Logging NGINX to a Database

When I recently rebuilt my personal website, I wanted to avoid using Google Analytics. The main reason was for visitor privacy and not wanting to collect users personal data. The other reason was to avoid using JavaScript when it wasn't required.

It'd still be nice to have an idea how many page views my site receives. In order to do this, I used a technique as old as time, reading server logs.

To make my life easier, I decided to store my NGINX logs in a Database. This allowed me to easily write SQL queries for page views between date ranges or on particular URLS. I chose PostgreSQL as my database as I was the most familiar with it.

I only collect the following pieces of data for each request

Below is my NGINX config

# /etc/nginx/sites-enabled/default
# Configure the log format
log_format json_combined escape=json
'{'
  '"time_local":"$time_local",'
  '"host":"$host",'
  '"status":"$status",'
  '"request":"$request_uri"'
'}';

# Determines whether the request should be logged or not.
# Default is to log the request by setting $loggable to true
# Except in cases where the URL ends with .jpg, .css, .js etc 
map $request_uri $loggable {
  default 1;
  ~*\.(jpg|css|js)$ 0; # Exclude
}

# Your server block
server {
listen 80;
...
# Configure the location of the log file and only log if $loggable is true.
access_log /var/log/nginx/[YOUR_DOMAIN]/access.log json_combined if=$loggable;
...
}

If a request meets the "loggable" criteria it will be written to the access log in a JSON format. I chose JSON as this gave me flexibility to change the schema or add keys at a later date without having to change the database table.
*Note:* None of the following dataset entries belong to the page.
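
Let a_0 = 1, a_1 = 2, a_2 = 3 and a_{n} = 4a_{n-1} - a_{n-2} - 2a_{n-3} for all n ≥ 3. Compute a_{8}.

The ordinary generating function has denominator 1 - 4q + q^2 + 2q^3.
Iterating the recurrence: a_0,…,a_{8} = 1, 2, 3, 8, 25, 86, 303, 1076, 3829.

3829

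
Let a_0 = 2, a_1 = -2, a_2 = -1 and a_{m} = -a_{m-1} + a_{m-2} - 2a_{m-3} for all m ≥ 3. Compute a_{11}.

The ordinary generating function has denominator 1 + y - y^2 + 2y^3.
Iterating the recurrence: a_0,…,a_{11} = 2, -2, -1, -5, 8, -11, 29, -56, 107, -221, 440, -875.

-875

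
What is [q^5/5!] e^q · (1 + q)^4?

The EGF product rule gives c_5 = Σ_{k_1+k_2=5} C(5; k_1,k_2) · ∏ g_i(k_i), where e^q gives (1)^k; (1+q)^4 gives the falling factorial (4)_k.
g_1(k) for k = 0…5: 1, 1, 1, 1, 1, 1.
g_2(k) for k = 0…5: 1, 4, 12, 24, 24, 0.
c_5 = Σ_k C(5,k)·g_1(k)·g_2(5−k) = 5·1·24 + 10·1·24 + 10·1·12 + 5·1·4 + 1·1·1 = 120 + 240 + 120 + 20 + 1 = 501.

501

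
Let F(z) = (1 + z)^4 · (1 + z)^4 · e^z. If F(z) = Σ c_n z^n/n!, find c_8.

1441729

The EGF product rule gives c_8 = Σ_{k_1+k_2+k_3=8} C(8; k_1,k_2,k_3) · ∏ g_i(k_i), where (1+z)^4 gives the falling factorial (4)_k; (1+z)^4 gives the falling factorial (4)_k; e^z gives (1)^k.
g_1(k) for k = 0…8: 1, 4, 12, 24, 24, 0, 0, 0, 0.
g_2(k) for k = 0…8: 1, 4, 12, 24, 24, 0, 0, 0, 0.
g_3(k) for k = 0…8: 1, 1, 1, 1, 1, 1, 1, 1, 1.
First combine the last two factors: h(k) = Σ_j C(k,j)·g_2(j)·g_3(k−j) for k = 0…8: 1, 5, 21, 73, 209, 501, 1045, 1961, 3393.
c_8 = Σ_k C(8,k)·g_1(k)·h(8−k) = 1·1·3393 + 8·4·1961 + 28·12·1045 + 56·24·501 + 70·24·209 = 3393 + 62752 + 351120 + 673344 + 351120 = 1441729.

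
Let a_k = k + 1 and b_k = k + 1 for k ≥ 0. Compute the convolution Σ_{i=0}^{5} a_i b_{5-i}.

56

Write out a_i and b_{5-i} for i = 0,…,5 and sum the products.
Σ = 1·6 + 2·5 + 3·4 + 4·3 + 5·2 + 6·1 = 56.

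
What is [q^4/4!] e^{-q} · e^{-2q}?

81

The EGF product rule gives c_4 = Σ_{k_1+k_2=4} C(4; k_1,k_2) · ∏ g_i(k_i), where e^{-q} gives (-1)^k; e^{-2q} gives (-2)^k.
g_1(k) for k = 0…4: 1, -1, 1, -1, 1.
g_2(k) for k = 0…4: 1, -2, 4, -8, 16.
c_4 = Σ_k C(4,k)·g_1(k)·g_2(4−k) = 1·1·16 + 4·(-1)·(-8) + 6·1·4 + 4·(-1)·(-2) + 1·1·1 = 16 + 32 + 24 + 8 + 1 = 81.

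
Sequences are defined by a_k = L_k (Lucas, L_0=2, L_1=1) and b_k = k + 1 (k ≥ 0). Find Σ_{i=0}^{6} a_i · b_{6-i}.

112

Write out a_i and b_{6-i} for i = 0,…,6 and sum the products.
Σ = 2·7 + 1·6 + 3·5 + 4·4 + 7·3 + 11·2 + 18·1 = 112.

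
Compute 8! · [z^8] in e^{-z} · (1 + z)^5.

-1159

The EGF product rule gives c_8 = Σ_{k_1+k_2=8} C(8; k_1,k_2) · ∏ g_i(k_i), where e^{-z} gives (-1)^k; (1+z)^5 gives the falling factorial (5)_k.
g_1(k) for k = 0…8: 1, -1, 1, -1, 1, -1, 1, -1, 1.
g_2(k) for k = 0…8: 1, 5, 20, 60, 120, 120, 0, 0, 0.
c_8 = Σ_k C(8,k)·g_1(k)·g_2(8−k) = 56·(-1)·120 + 70·1·120 + 56·(-1)·60 + 28·1·20 + 8·(-1)·5 + 1·1·1 = −6720 + 8400 − 3360 + 560 − 40 + 1 = -1159.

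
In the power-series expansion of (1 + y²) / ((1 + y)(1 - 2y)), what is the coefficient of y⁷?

106

The denominator gives the recurrence a_n = a_(n−1) + 2a_(n−2) for n ≥ 3; the numerator fixes a_0 = 1, a_1 = 1, a_2 = 4.
Iterating: 1, 1, 4, 6, 14, 26, 54, 106, so a_7 = 106.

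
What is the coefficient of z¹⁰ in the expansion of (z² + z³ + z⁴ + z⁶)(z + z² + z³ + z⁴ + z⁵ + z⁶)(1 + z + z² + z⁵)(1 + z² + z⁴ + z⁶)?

(z² + z³ + z⁴ + z⁶) has coefficients 0,0,1,1,1,0,1 for degrees 0…6.
(z + z² + z³ + z⁴ + z⁵ + z⁶) has coefficients 0,1,1,1,1,1,1,0,0,0,0 for degrees 0…10.
Multiplying by (1 + z + z² + z⁵) gives running coefficients 0,1,2,3,3,3,4,3,2,1,1 for degrees 0…10.
Finally multiplying by (1 + z² + z⁴ + z⁶), the product of all factors after the first has coefficients 0,1,2,4,5,7,9,10,11,10,10 for degrees 0…10.
[z¹⁰] = 1·11 + 1·10 + 1·9 + 1·5 = 35.

35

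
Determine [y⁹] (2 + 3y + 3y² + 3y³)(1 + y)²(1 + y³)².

(2 + 3y + 3y² + 3y³) has coefficients 2,3,3,3 for degrees 0…3.
(1 + y)² has coefficients 1,2,1,0,0,0,0,0,0,0 for degrees 0…9.
Finally multiplying by (1 + y³)², the product of all factors after the first has coefficients 1,2,1,2,4,2,1,2,1,0 for degrees 0…9.
[y⁹] = 2·0 + 3·1 + 3·2 + 3·1 = 12.

12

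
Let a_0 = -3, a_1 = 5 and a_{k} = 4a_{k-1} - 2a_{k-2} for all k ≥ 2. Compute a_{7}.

The ordinary generating function has denominator 1 - 4q + 2q^2.
Iterating the recurrence: a_0,…,a_{7} = -3, 5, 26, 94, 324, 1108, 3784, 12920.

12920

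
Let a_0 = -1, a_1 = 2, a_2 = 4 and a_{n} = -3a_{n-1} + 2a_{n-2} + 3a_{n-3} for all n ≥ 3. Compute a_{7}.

The ordinary generating function has denominator 1 + 3y - 2y^2 - 3y^3.
Iterating the recurrence: a_0,…,a_{7} = -1, 2, 4, -11, 47, -151, 514, -1703.

-1703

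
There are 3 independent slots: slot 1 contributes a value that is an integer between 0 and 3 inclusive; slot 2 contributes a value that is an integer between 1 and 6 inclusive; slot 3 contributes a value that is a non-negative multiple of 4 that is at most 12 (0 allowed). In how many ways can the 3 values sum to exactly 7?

The generating function for the choices is (1 + t + t^2 + t^3)·(t + t^2 + t^3 + t^4 + t^5 + t^6)·(1 + t^4 + t^8 + t^12); the count is [t^7].
(1 + t + t^2 + t^3) has coefficients 1,1,1,1 for degrees 0…3.
(t + t^2 + t^3 + t^4 + t^5 + t^6) has coefficients 0,1,1,1,1,1,1,0 for degrees 0…7.
Finally multiplying by (1 + t^4 + t^8 + t^12), the product of all factors after the first has coefficients 0,1,1,1,1,2,2,1 for degrees 0…7.
[t^7] = 1·1 + 1·2 + 1·2 + 1·1 = 6.

6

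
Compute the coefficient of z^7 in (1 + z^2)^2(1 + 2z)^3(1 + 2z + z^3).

57

(1 + z^2)^2 has coefficients 1,0,2,0,1 for degrees 0…4.
(1 + 2z)^3 has coefficients 1,6,12,8,0,0,0,0 for degrees 0…7.
Finally multiplying by (1 + 2z + z^3), the product of all factors after the first has coefficients 1,8,24,33,22,12,8,0 for degrees 0…7.
[z^7] = 1·0 + 2·12 + 1·33 = 57.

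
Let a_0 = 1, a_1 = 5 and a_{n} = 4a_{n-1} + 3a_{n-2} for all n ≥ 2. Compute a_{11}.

23214443

The ordinary generating function has denominator 1 - 4x - 3x^2.
Iterating the recurrence: a_0,…,a_{11} = 1, 5, 23, 107, 497, 2309, 10727, 49835, 231521, 1075589, 4996919, 23214443.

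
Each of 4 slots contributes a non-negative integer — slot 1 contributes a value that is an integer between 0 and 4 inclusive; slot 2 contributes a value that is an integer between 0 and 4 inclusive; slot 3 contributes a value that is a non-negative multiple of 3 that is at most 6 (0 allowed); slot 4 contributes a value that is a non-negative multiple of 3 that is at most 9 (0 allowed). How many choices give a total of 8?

18

The generating function for the choices is (1 + x + x^2 + x^3 + x^4)·(1 + x + x^2 + x^3 + x^4)·(1 + x^3 + x^6)·(1 + x^3 + x^6 + x^9); the count is [x^8].
(1 + x + x^2 + x^3 + x^4) has coefficients 1,1,1,1,1 for degrees 0…4.
(1 + x + x^2 + x^3 + x^4) has coefficients 1,1,1,1,1,0,0,0,0 for degrees 0…8.
Multiplying by (1 + x^3 + x^6) gives running coefficients 1,1,1,2,2,1,2,2,1 for degrees 0…8.
Finally multiplying by (1 + x^3 + x^6 + x^9), the product of all factors after the first has coefficients 1,1,1,3,3,2,5,5,3 for degrees 0…8.
[x^8] = 1·3 + 1·5 + 1·5 + 1·2 + 1·3 = 18.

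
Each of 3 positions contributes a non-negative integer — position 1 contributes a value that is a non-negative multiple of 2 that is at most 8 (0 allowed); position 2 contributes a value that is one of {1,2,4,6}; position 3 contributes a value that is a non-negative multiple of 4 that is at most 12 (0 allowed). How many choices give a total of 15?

The generating function for the choices is (1 + y² + y⁴ + y⁶ + y⁸)·(y + y² + y⁴ + y⁶)·(1 + y⁴ + y⁸ + y¹²); the count is [y¹⁵].
(1 + y² + y⁴ + y⁶ + y⁸) has coefficients 1,0,1,0,1,0,1,0,1 for degrees 0…8.
(y + y² + y⁴ + y⁶) has coefficients 0,1,1,0,1,0,1,0,0,0,0,0,0,0,0,0 for degrees 0…15.
Finally multiplying by (1 + y⁴ + y⁸ + y¹²), the product of all factors after the first has coefficients 0,1,1,0,1,1,2,0,1,1,2,0,1,1,2,0 for degrees 0…15.
[y¹⁵] = 1·0 + 1·1 + 1·0 + 1·1 + 1·0 = 2.

2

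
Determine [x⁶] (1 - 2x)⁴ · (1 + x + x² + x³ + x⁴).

(1 - 2x)⁴ has coefficients 1,-8,24,-32,16 for degrees 0…4.
(1 + x + x² + x³ + x⁴) has coefficients 1,1,1,1,1,0,0 for degrees 0…6.
[x⁶] = 1·0 − 8·0 + 24·1 − 32·1 + 16·1 = 8.

8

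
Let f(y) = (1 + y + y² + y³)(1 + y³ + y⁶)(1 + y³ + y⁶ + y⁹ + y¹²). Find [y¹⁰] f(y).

(1 + y + y² + y³) has coefficients 1,1,1,1 for degrees 0…3.
(1 + y³ + y⁶) has coefficients 1,0,0,1,0,0,1,0,0,0,0 for degrees 0…10.
Finally multiplying by (1 + y³ + y⁶ + y⁹ + y¹²), the product of all factors after the first has coefficients 1,0,0,2,0,0,3,0,0,3,0 for degrees 0…10.
[y¹⁰] = 1·0 + 1·3 + 1·0 + 1·0 = 3.

3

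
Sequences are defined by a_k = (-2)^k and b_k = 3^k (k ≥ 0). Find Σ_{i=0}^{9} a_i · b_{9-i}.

The convolution is the x^9 coefficient of A(x)B(x).
Σ = 1·19683 − 2·6561 + 4·2187 − 8·729 + 16·243 − 32·81 + 64·27 − 128·9 + 256·3 − 512·1 = 11605.

11605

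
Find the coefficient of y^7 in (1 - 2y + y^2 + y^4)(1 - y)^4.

(1 - 2y + y^2 + y^4) has coefficients 1,-2,1,0,1 for degrees 0…4.
(1 - y)^4 has coefficients 1,-4,6,-4,1,0,0,0 for degrees 0…7.
[y^7] = 1·0 − 2·0 + 1·0 + 1·(-4) = -4.

-4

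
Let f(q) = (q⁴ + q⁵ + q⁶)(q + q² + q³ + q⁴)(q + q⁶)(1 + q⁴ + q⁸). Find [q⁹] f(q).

3

(q⁴ + q⁵ + q⁶) has coefficients 0,0,0,0,1,1,1 for degrees 0…6.
(q + q² + q³ + q⁴) has coefficients 0,1,1,1,1,0,0,0,0,0 for degrees 0…9.
Multiplying by (q + q⁶) gives running coefficients 0,0,1,1,1,1,0,1,1,1 for degrees 0…9.
Finally multiplying by (1 + q⁴ + q⁸), the product of all factors after the first has coefficients 0,0,1,1,1,1,1,2,2,2 for degrees 0…9.
[q⁹] = 1·1 + 1·1 + 1·1 = 3.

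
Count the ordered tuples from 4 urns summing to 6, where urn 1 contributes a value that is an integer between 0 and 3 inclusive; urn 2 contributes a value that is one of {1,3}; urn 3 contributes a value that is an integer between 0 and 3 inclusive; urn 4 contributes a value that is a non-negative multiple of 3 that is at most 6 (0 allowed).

10

The generating function for the choices is (1 + x + x² + x³)·(x + x³)·(1 + x + x² + x³)·(1 + x³ + x⁶); the count is [x⁶].
(1 + x + x² + x³) has coefficients 1,1,1,1 for degrees 0…3.
(x + x³) has coefficients 0,1,0,1,0,0,0 for degrees 0…6.
Multiplying by (1 + x + x² + x³) gives running coefficients 0,1,1,2,2,1,1 for degrees 0…6.
Finally multiplying by (1 + x³ + x⁶), the product of all factors after the first has coefficients 0,1,1,2,3,2,3 for degrees 0…6.
[x⁶] = 1·3 + 1·2 + 1·3 + 1·2 = 10.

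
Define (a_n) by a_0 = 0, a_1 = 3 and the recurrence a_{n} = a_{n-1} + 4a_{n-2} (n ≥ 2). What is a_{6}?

The ordinary generating function has denominator 1 - q - 4q^2.
Iterating the recurrence: a_0,…,a_{6} = 0, 3, 3, 15, 27, 87, 195.

195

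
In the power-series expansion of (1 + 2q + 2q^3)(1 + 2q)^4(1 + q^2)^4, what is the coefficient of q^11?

594

(1 + 2q + 2q^3) has coefficients 1,2,0,2 for degrees 0…3.
(1 + 2q)^4 has coefficients 1,8,24,32,16,0,0,0,0,0,0,0 for degrees 0…11.
Finally multiplying by (1 + q^2)^4, the product of all factors after the first has coefficients 1,8,28,64,118,176,212,224,193,136,88,32 for degrees 0…11.
[q^11] = 1·32 + 2·88 + 2·193 = 594.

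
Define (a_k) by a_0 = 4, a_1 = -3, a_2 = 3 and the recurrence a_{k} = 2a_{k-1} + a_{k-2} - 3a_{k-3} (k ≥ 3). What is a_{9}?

The ordinary generating function has denominator 1 - 2q - q^2 + 3q^3.
Iterating the recurrence: a_0,…,a_{9} = 4, -3, 3, -9, -6, -30, -39, -90, -129, -231.

-231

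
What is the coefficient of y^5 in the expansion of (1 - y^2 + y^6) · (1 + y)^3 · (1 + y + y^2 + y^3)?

-4

(1 - y^2 + y^6) has coefficients 1,0,-1,0,0,0 for degrees 0…5.
(1 + y)^3 has coefficients 1,3,3,1,0,0 for degrees 0…5.
Finally multiplying by (1 + y + y^2 + y^3), the product of all factors after the first has coefficients 1,4,7,8,7,4 for degrees 0…5.
[y^5] = 1·4 − 1·8 = -4.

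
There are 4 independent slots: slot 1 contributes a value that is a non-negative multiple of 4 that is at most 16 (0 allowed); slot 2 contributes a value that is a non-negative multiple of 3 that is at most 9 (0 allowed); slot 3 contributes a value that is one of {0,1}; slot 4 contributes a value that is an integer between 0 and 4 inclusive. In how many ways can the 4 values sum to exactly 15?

10

The generating function for the choices is (1 + x^4 + x^8 + x^12 + x^16)·(1 + x^3 + x^6 + x^9)·(1 + x)·(1 + x + x^2 + x^3 + x^4); the count is [x^15].
(1 + x^4 + x^8 + x^12 + x^16) has coefficients 1,0,0,0,1,0,0,0,1,0,0,0,1,0,0,0 for degrees 0…15.
(1 + x^3 + x^6 + x^9) has coefficients 1,0,0,1,0,0,1,0,0,1,0,0,0,0,0,0 for degrees 0…15.
Multiplying by (1 + x) gives running coefficients 1,1,0,1,1,0,1,1,0,1,1,0,0,0,0,0 for degrees 0…15.
Finally multiplying by (1 + x + x^2 + x^3 + x^4), the product of all factors after the first has coefficients 1,2,2,3,4,3,3,4,3,3,4,3,2,2,1,0 for degrees 0…15.
[x^15] = 1·0 + 1·3 + 1·4 + 1·3 = 10.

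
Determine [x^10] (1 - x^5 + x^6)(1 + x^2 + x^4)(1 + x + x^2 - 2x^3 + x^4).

4

(1 - x^5 + x^6) has coefficients 1,0,0,0,0,-1,1 for degrees 0…6.
(1 + x^2 + x^4) has coefficients 1,0,1,0,1,0,0,0,0,0,0 for degrees 0…10.
Finally multiplying by (1 + x + x^2 - 2x^3 + x^4), the product of all factors after the first has coefficients 1,1,2,-1,3,-1,2,-2,1,0,0 for degrees 0…10.
[x^10] = 1·0 − 1·(-1) + 1·3 = 4.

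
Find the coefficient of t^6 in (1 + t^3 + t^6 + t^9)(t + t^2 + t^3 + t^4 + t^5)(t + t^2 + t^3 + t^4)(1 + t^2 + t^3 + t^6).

11

(1 + t^3 + t^6 + t^9) has coefficients 1,0,0,1,0,0,1 for degrees 0…6.
(t + t^2 + t^3 + t^4 + t^5) has coefficients 0,1,1,1,1,1,0 for degrees 0…6.
Multiplying by (t + t^2 + t^3 + t^4) gives running coefficients 0,0,1,2,3,4,4 for degrees 0…6.
Finally multiplying by (1 + t^2 + t^3 + t^6), the product of all factors after the first has coefficients 0,0,1,2,4,7,9 for degrees 0…6.
[t^6] = 1·9 + 1·2 + 1·0 = 11.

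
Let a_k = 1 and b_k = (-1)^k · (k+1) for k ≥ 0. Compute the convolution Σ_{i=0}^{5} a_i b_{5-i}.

-3

The convolution is the t^5 coefficient of A(t)B(t).
Σ = 1·(-6) + 1·5 + 1·(-4) + 1·3 + 1·(-2) + 1·1 = -3.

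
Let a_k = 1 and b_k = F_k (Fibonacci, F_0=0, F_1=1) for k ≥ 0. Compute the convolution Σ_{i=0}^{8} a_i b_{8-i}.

The convolution is the x^8 coefficient of A(x)B(x).
Σ = 1·21 + 1·13 + 1·8 + 1·5 + 1·3 + 1·2 + 1·1 + 1·1 + 1·0 = 54.

54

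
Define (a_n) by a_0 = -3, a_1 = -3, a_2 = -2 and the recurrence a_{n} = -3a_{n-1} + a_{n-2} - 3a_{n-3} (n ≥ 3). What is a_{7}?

The ordinary generating function has denominator 1 + 3x - x^2 + 3x^3.
Iterating the recurrence: a_0,…,a_{7} = -3, -3, -2, 12, -29, 105, -380, 1332.

1332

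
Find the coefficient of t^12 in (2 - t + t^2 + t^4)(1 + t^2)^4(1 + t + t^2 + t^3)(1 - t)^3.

-32

(2 - t + t^2 + t^4) has coefficients 2,-1,1,0,1 for degrees 0…4.
(1 + t^2)^4 has coefficients 1,0,4,0,6,0,4,0,1,0,0,0,0 for degrees 0…12.
Multiplying by (1 + t + t^2 + t^3) gives running coefficients 1,1,5,5,10,10,10,10,5,5,1,1,0 for degrees 0…12.
Finally multiplying by (1 - t)^3, the product of all factors after the first has coefficients 1,-2,5,-8,9,-10,5,0,-5,10,-9,8,-5 for degrees 0…12.
[t^12] = 2·(-5) − 1·8 + 1·(-9) + 1·(-5) = -32.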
Then I use rsyslog to store it in my PostgreSQL database.

# /etc/rsyslog.d/50-your-domain.conf
# Load the imfile input module
module(load="imfile") # Load the imfile input module

input(type="imfile"
      File="/var/log/nginx/[YOUR_DOMAIN]/access.log"
      Tag="[YOUR_DOMAIN]:")

# Load the ompgsql output module
module(load="ompgsql")

# Define a template for row insertion of your data.
# The template below assumes you have a table called
# [YOUR_TABLE] and are inserting columns named
# "log_line" (with the log payload) and "created_at" (with the timestamp).
template(name="sql-syslog" type="list" option.sql="on") {
  constant(value="INSERT INTO [YOUR_TABLE] (log_line, created_at) values ('")
  property(name="msg")
  constant(value="','")
  property(name="timereported" dateformat="pgsql" date.inUTC="on")
  constant(value="')")
}

# The output "action". This line instructs rsyslog
# to check if the log line is tagged "[YOUR_DOMAIN]:" (a tag
# which we set with the imfile module configuration above)
# and if so to use the sql-syslog template we defined
# above to insert it into Postgres.
if( $syslogtag == '[YOUR_DOMAIN]:')  then {
  action(type="ompgsql" server="localhost"
    user="DB_USER"
    pass="YOUR_PASSWORD"
    db="YOUR_DATABASE"
    template="sql-syslog"
    queue.type="linkedList")
}

The database table is very simple. It has an integer ID sequence, a log_line jsonb field for storing the NGINX request and a created_at timestamp field.

CREATE TABLE access_log(
  id serial PRIMARY KEY,
  log_line jsonb,
  created_at timestamp
);

To find out how many page views each URL has received you can use the following query.

Note the ->> operator to fetch the 'request' key from the JSONB field log_line

SELECT
  log_line ->> 'request' AS request,
  count(log_line)
FROM 
  access_log
WHERE
  log_line ->> 'status' != '404'
GROUP BY
  log_line ->> 'request'
ORDER BY
  count DESC;

Result

Request                          | Count
---------------------------------+-------
 /                               |  1162
 /blog/flight-visualization/     |    75
 /about/                         |    74